Durell Cooper performs a Democratic candidate. Photo by Nora Lambert.
What makes a political candidate stand out in a saturated field? Is it their message or their mannerisms? Those questions, among others, have inspired a new game from NYU Steinhardt’s Verbatim Performance Lab.
VPL’s director Joe Salvatore and associate director Keith Huff wanted to know if online users could identify eight Democratic hopefuls when their message was no longer so obviously tied to their identity. Enter: Guess the Candidate.
The new game, made in conjunction with NYU-TV, presents users with eight videos featuring actors trained in verbatim performance who play current candidates Andrew Yang, Bernie Sanders, Joe Biden, Elizabeth Warren, Amy Klobuchar, and Pete Buttigieg, as well as former candidates Cory Booker and Kamala Harris.
The actors deliver a one-minute policy statement on education pulled from the real candidates while referencing their speech and gestural patterns. Users are asked to guess which candidate each actor portrays, and then choose how they made their decision: Was it the actor’s speech? Gestures? Or the message itself?
Guess the Candidate grew out of past VPL projects that have examined gender-flipped performances of the Kavanaugh Hearings and a Trump-Clinton debate. Based on those outcomes, Salvatore and Huff became especially curious about ways to apply the acting method to the contemporary political moment.

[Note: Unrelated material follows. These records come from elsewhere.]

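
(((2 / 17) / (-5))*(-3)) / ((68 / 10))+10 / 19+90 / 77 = 721109 / 422807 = 1.71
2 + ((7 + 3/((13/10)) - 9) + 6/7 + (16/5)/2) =2168/455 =4.76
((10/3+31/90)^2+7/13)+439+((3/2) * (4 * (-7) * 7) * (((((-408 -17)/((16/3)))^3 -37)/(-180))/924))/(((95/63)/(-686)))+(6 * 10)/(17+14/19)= 12376493536929476753/30378372710400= 407411.34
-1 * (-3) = 3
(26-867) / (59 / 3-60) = 2523 / 121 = 20.85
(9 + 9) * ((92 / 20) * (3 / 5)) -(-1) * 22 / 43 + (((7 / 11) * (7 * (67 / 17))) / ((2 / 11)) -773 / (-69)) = 398350451 / 2521950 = 157.95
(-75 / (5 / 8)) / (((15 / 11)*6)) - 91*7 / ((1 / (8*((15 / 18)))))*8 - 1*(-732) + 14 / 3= -99754 / 3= -33251.33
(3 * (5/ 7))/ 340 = 3/ 476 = 0.01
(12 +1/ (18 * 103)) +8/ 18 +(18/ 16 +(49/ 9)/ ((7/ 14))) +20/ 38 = 3520513/ 140904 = 24.99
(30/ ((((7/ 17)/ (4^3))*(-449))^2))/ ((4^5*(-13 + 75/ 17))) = -294780/ 721126777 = -0.00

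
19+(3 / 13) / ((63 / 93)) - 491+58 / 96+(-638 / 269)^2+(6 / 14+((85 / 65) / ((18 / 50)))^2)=-7160589163025 / 15848795664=-451.81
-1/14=-0.07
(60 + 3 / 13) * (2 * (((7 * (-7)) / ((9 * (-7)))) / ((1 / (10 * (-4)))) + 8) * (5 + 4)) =-25056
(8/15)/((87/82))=656/1305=0.50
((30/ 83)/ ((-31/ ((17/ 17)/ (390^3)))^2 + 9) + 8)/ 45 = 748441489623048002002/ 4209983379129645011205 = 0.18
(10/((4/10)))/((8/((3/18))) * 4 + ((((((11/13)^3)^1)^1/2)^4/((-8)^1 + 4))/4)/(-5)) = 745538723919392000/5725740538129307281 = 0.13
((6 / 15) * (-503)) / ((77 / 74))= -74444 / 385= -193.36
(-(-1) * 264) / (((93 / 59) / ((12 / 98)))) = 31152 / 1519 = 20.51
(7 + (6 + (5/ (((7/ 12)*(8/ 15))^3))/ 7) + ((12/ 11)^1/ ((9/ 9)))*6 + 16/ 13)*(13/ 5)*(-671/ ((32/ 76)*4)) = -141654536537/ 3073280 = -46092.30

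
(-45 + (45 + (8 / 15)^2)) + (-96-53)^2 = 4995289 / 225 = 22201.28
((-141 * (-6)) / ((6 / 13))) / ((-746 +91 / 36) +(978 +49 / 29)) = 1913652 / 246611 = 7.76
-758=-758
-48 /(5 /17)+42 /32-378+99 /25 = -214371 /400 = -535.93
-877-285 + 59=-1103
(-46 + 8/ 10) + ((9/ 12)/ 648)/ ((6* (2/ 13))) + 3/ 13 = -30304819/ 673920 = -44.97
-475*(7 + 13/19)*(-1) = 3650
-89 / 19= -4.68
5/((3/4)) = 20/3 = 6.67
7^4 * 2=4802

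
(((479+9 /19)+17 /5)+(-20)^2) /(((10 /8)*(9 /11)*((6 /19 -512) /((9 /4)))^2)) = 0.02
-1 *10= -10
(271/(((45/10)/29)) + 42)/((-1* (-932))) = 4024/2097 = 1.92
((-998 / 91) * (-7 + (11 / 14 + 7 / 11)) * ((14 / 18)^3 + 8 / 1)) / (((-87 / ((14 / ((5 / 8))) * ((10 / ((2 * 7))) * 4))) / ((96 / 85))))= -83396392960 / 193714983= -430.51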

“We created Guess the Candidate because we wanted to engage users in an enjoyable experience that would provide them with insight about some of the candidates,” says Salvatore. “We focused on education as the topic because we believe it’s an important policy position for the electorate to consider as they’re thinking about electability and the future of the country’s education system.”
The hope is to get users to think more introspectively about who they like and why. “If we can get one person to stop and consider whether they are supporting a candidate because of their style or because of their substance—that would be a victory,” says Huff. “The important factor here is that we’re not trying to change anyone’s mind about their candidate of choice; we’re working to get users to understand and reflect upon why they’re making the choices that they are and what are the factors that are contributing to that process.”